Chief analyst John Hardy outlines a world in 2024 in which a third independent candidate becomes president of the United States for the first time: Robert F. Kennedy Jr. In terms of analysis, John F. Kennedy rejected the Democratic Party and adopted his own populist platform for the 2024 presidential election. The two ‘problems’ were that the young populist candidate would have already emerged (primaries begin. less than a month) and the seat was already occupied.

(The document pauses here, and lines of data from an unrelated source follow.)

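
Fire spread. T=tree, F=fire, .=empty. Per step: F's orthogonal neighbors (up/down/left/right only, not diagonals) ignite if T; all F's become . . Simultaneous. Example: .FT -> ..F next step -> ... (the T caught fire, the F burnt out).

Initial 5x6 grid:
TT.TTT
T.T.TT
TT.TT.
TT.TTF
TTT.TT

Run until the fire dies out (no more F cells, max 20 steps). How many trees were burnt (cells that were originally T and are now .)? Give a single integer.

Step 1: +2 fires, +1 burnt (F count now 2)
Step 2: +3 fires, +2 burnt (F count now 3)
Step 3: +2 fires, +3 burnt (F count now 2)
Step 4: +2 fires, +2 burnt (F count now 2)
Step 5: +2 fires, +2 burnt (F count now 2)
Step 6: +0 fires, +2 burnt (F count now 0)
Fire out after step 6
Initially T: 22, now '.': 19
Total burnt (originally-T cells now '.'): 11

Answer: 11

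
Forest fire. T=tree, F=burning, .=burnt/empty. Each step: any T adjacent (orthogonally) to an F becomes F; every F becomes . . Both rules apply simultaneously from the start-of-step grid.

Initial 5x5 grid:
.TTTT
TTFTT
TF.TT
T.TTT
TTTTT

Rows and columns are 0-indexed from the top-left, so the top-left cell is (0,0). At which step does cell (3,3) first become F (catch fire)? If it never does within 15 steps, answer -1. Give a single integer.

Step 1: cell (3,3)='T' (+4 fires, +2 burnt)
Step 2: cell (3,3)='T' (+6 fires, +4 burnt)
Step 3: cell (3,3)='F' (+4 fires, +6 burnt)
  -> target ignites at step 3
Step 4: cell (3,3)='.' (+4 fires, +4 burnt)
Step 5: cell (3,3)='.' (+2 fires, +4 burnt)
Step 6: cell (3,3)='.' (+0 fires, +2 burnt)
  fire out at step 6

3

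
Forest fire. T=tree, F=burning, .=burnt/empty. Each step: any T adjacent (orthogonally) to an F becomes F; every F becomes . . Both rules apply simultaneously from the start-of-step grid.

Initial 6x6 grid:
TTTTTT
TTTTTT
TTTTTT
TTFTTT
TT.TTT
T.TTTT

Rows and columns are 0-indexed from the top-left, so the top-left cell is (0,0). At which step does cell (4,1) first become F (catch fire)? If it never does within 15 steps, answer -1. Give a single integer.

Step 1: cell (4,1)='T' (+3 fires, +1 burnt)
Step 2: cell (4,1)='F' (+7 fires, +3 burnt)
  -> target ignites at step 2
Step 3: cell (4,1)='.' (+9 fires, +7 burnt)
Step 4: cell (4,1)='.' (+9 fires, +9 burnt)
Step 5: cell (4,1)='.' (+4 fires, +9 burnt)
Step 6: cell (4,1)='.' (+1 fires, +4 burnt)
Step 7: cell (4,1)='.' (+0 fires, +1 burnt)
  fire out at step 7

2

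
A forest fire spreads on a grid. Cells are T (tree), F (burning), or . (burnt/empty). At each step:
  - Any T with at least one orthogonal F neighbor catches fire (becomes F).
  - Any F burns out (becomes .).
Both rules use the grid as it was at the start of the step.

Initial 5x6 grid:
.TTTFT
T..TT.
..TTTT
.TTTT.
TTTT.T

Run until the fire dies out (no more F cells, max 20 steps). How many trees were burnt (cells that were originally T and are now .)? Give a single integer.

Answer: 18

Derivation:
Step 1: +3 fires, +1 burnt (F count now 3)
Step 2: +3 fires, +3 burnt (F count now 3)
Step 3: +4 fires, +3 burnt (F count now 4)
Step 4: +2 fires, +4 burnt (F count now 2)
Step 5: +2 fires, +2 burnt (F count now 2)
Step 6: +2 fires, +2 burnt (F count now 2)
Step 7: +1 fires, +2 burnt (F count now 1)
Step 8: +1 fires, +1 burnt (F count now 1)
Step 9: +0 fires, +1 burnt (F count now 0)
Fire out after step 9
Initially T: 20, now '.': 28
Total burnt (originally-T cells now '.'): 18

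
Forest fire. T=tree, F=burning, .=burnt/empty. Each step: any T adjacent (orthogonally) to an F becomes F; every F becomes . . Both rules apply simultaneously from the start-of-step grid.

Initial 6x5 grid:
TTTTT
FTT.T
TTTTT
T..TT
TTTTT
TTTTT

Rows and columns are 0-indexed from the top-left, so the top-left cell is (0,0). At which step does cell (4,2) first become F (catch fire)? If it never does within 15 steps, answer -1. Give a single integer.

Step 1: cell (4,2)='T' (+3 fires, +1 burnt)
Step 2: cell (4,2)='T' (+4 fires, +3 burnt)
Step 3: cell (4,2)='T' (+3 fires, +4 burnt)
Step 4: cell (4,2)='T' (+4 fires, +3 burnt)
Step 5: cell (4,2)='F' (+5 fires, +4 burnt)
  -> target ignites at step 5
Step 6: cell (4,2)='.' (+4 fires, +5 burnt)
Step 7: cell (4,2)='.' (+2 fires, +4 burnt)
Step 8: cell (4,2)='.' (+1 fires, +2 burnt)
Step 9: cell (4,2)='.' (+0 fires, +1 burnt)
  fire out at step 9

5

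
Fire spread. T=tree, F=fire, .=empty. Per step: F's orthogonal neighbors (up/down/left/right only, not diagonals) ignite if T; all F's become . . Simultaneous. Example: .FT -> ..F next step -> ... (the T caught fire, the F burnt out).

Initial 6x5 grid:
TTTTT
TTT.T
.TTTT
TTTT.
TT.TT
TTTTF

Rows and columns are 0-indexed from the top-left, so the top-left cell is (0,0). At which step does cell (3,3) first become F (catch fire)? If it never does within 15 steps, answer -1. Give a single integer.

Step 1: cell (3,3)='T' (+2 fires, +1 burnt)
Step 2: cell (3,3)='T' (+2 fires, +2 burnt)
Step 3: cell (3,3)='F' (+2 fires, +2 burnt)
  -> target ignites at step 3
Step 4: cell (3,3)='.' (+4 fires, +2 burnt)
Step 5: cell (3,3)='.' (+4 fires, +4 burnt)
Step 6: cell (3,3)='.' (+4 fires, +4 burnt)
Step 7: cell (3,3)='.' (+3 fires, +4 burnt)
Step 8: cell (3,3)='.' (+3 fires, +3 burnt)
Step 9: cell (3,3)='.' (+1 fires, +3 burnt)
Step 10: cell (3,3)='.' (+0 fires, +1 burnt)
  fire out at step 10

3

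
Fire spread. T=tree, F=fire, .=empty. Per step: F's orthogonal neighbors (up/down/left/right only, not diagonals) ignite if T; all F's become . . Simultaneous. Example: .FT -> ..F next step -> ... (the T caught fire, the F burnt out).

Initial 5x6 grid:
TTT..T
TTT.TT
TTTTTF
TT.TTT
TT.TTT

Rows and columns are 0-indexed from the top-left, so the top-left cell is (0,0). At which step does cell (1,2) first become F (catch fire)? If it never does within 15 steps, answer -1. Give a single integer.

Step 1: cell (1,2)='T' (+3 fires, +1 burnt)
Step 2: cell (1,2)='T' (+5 fires, +3 burnt)
Step 3: cell (1,2)='T' (+3 fires, +5 burnt)
Step 4: cell (1,2)='F' (+3 fires, +3 burnt)
  -> target ignites at step 4
Step 5: cell (1,2)='.' (+4 fires, +3 burnt)
Step 6: cell (1,2)='.' (+4 fires, +4 burnt)
Step 7: cell (1,2)='.' (+2 fires, +4 burnt)
Step 8: cell (1,2)='.' (+0 fires, +2 burnt)
  fire out at step 8

4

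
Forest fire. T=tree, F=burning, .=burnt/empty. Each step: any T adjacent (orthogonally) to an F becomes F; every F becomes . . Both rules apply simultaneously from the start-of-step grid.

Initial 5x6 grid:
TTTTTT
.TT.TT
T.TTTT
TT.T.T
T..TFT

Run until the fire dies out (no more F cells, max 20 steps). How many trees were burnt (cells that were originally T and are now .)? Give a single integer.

Step 1: +2 fires, +1 burnt (F count now 2)
Step 2: +2 fires, +2 burnt (F count now 2)
Step 3: +2 fires, +2 burnt (F count now 2)
Step 4: +3 fires, +2 burnt (F count now 3)
Step 5: +3 fires, +3 burnt (F count now 3)
Step 6: +3 fires, +3 burnt (F count now 3)
Step 7: +2 fires, +3 burnt (F count now 2)
Step 8: +1 fires, +2 burnt (F count now 1)
Step 9: +0 fires, +1 burnt (F count now 0)
Fire out after step 9
Initially T: 22, now '.': 26
Total burnt (originally-T cells now '.'): 18

Answer: 18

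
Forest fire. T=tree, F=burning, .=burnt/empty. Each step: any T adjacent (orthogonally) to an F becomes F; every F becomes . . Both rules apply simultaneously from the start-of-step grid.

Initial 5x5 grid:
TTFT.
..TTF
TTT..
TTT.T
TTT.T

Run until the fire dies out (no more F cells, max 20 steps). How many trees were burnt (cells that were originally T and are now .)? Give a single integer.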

On the other hand, as the European Union (EU) needs more funding for various policy objectives, including climate change mitigation, health and education, and people realize how little millionaires pay in taxes, the European Commission is implementing a 2% tax law. Wealth every year, imagines Peter Cornry, head of equity market strategy at Saxo Bank. According to him, this property tax will raise 42 billion euros in additional tax revenue. And now,is less than the next Ukraine-Russia war fund, there is still room for the rich to leave the poor alone – but Cornry doesn’t say that.
Next year, we’ll see who got what right.